This time isn't different, of course it isn't

So, government lashing the cash out to favoured businesses seems not to work very well:

‘A naive and stupid idea’: how Rishi Sunak’s Future Fund spent millions on failed firms

The then chancellor’s loan scheme, set up as Covid hit, was supposed to keep dynamic startups going, but ended up giving taxpayer cash to long-established or lame-duck businesses

This does surprise everyone, doesn’t it?

Which is to be somewhat unkind of course. But perhaps also realistic. This was something devised on the fly, in an emergency. Government closed down the economy, government might want to do something about that. But the real reason it didn’t work well is described here:

In May 2020, shortly after the fund was created, the BBB chief executive, Keith Morgan, wrote a “reservation notice” to ministers warning of concerns that the scheme would only attract “second tier” companies that could not attract investment from elsewhere

Getting government money comes with significant costs. So, those who can gain their necessary investment elsewhere tend to do so. The people who apply to the government schemes are those that can’t gain that necessary investment elsewhere. Precisely and exactly because submitting to politics means submitting to politics only the second-raters submit to politics for their money.

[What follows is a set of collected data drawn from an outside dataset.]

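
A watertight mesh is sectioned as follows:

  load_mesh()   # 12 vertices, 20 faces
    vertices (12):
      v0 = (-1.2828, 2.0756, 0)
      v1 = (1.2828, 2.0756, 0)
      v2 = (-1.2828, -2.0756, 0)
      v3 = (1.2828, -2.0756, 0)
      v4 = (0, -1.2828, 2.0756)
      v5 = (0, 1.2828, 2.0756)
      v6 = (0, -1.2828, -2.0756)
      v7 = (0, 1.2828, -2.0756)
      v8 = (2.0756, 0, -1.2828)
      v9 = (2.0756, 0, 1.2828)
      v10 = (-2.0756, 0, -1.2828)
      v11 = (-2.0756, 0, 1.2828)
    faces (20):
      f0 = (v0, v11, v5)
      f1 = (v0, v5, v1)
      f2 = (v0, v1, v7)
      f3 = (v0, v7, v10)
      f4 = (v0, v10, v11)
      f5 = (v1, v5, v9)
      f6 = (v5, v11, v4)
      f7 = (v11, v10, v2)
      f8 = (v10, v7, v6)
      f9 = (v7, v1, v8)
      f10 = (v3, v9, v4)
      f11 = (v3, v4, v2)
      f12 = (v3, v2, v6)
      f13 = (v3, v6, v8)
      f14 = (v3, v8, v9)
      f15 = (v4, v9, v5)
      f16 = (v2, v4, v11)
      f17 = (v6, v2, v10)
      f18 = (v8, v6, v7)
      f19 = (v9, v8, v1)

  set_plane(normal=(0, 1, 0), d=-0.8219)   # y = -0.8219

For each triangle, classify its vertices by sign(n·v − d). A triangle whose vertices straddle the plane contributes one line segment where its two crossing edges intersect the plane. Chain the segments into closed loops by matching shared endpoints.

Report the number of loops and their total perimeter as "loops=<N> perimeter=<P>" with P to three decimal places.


loops=1 perimeter=12.039

Straddling triangles (10 of 20):
  (v5,v11,v4) [++-] → (-0.745747, -0.8219, 1.79075)–(0, -0.8219, 2.0756)  len=0.7983
  (v11,v10,v2) [++-] → (-1.76167, -0.8219, -0.774834)–(-1.76167, -0.8219, 0.774834)  len=1.5497
  (v10,v7,v6) [++-] → (0, -0.8219, -2.0756)–(-0.745747, -0.8219, -1.79075)  len=0.7983
  (v3,v9,v4) [-+-] → (1.76167, -0.8219, 0.774834)–(0.745747, -0.8219, 1.79075)  len=1.4367
  (v3,v6,v8) [--+] → (0.745747, -0.8219, -1.79075)–(1.76167, -0.8219, -0.774834)  len=1.4367
  (v3,v8,v9) [-++] → (1.76167, -0.8219, -0.774834)–(1.76167, -0.8219, 0.774834)  len=1.5497
  (v4,v9,v5) [-++] → (0.745747, -0.8219, 1.79075)–(0, -0.8219, 2.0756)  len=0.7983
  (v2,v4,v11) [--+] → (-0.745747, -0.8219, 1.79075)–(-1.76167, -0.8219, 0.774834)  len=1.4367
  (v6,v2,v10) [--+] → (-1.76167, -0.8219, -0.774834)–(-0.745747, -0.8219, -1.79075)  len=1.4367
  (v8,v6,v7) [+-+] → (0.745747, -0.8219, -1.79075)–(0, -0.8219, -2.0756)  len=0.7983

Chained into 1 loop(s):
  loop 1: 10 segments, perimeter = 12.0394
Total perimeter = 12.039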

Board meeting minutes, leaked last year, revealed that the BBB’s non-executive director Dharmash Mistry warned that the fund risked creating “zombie businesses” kept alive artificially by taxpayers’ cash. New data obtained by the Observer suggests that he was right to be concerned.

Quite so. And given the constraints on handing out government - taxpayers’ - money this puts the kibosh on that whole idea of the subsidised industrial policy. By definition it will be the second rate - the not very good mousetrap - that gains the government support. The better mousetrap already has the world’s chequebooks lined up outside its door.

There is also no way out of this conundrum. We all agree that capitalists are greedy so they’re going to rush into financing the things most likely to do well. It’s simply inevitable that any political financing scheme will be financing the dross that doesn’t cut it on purely commercial terms. It’s not even that government picks losers so wondrously well - it’s that government will only get the losers to pick from.

It’s not going to work so we should stop trying to do it.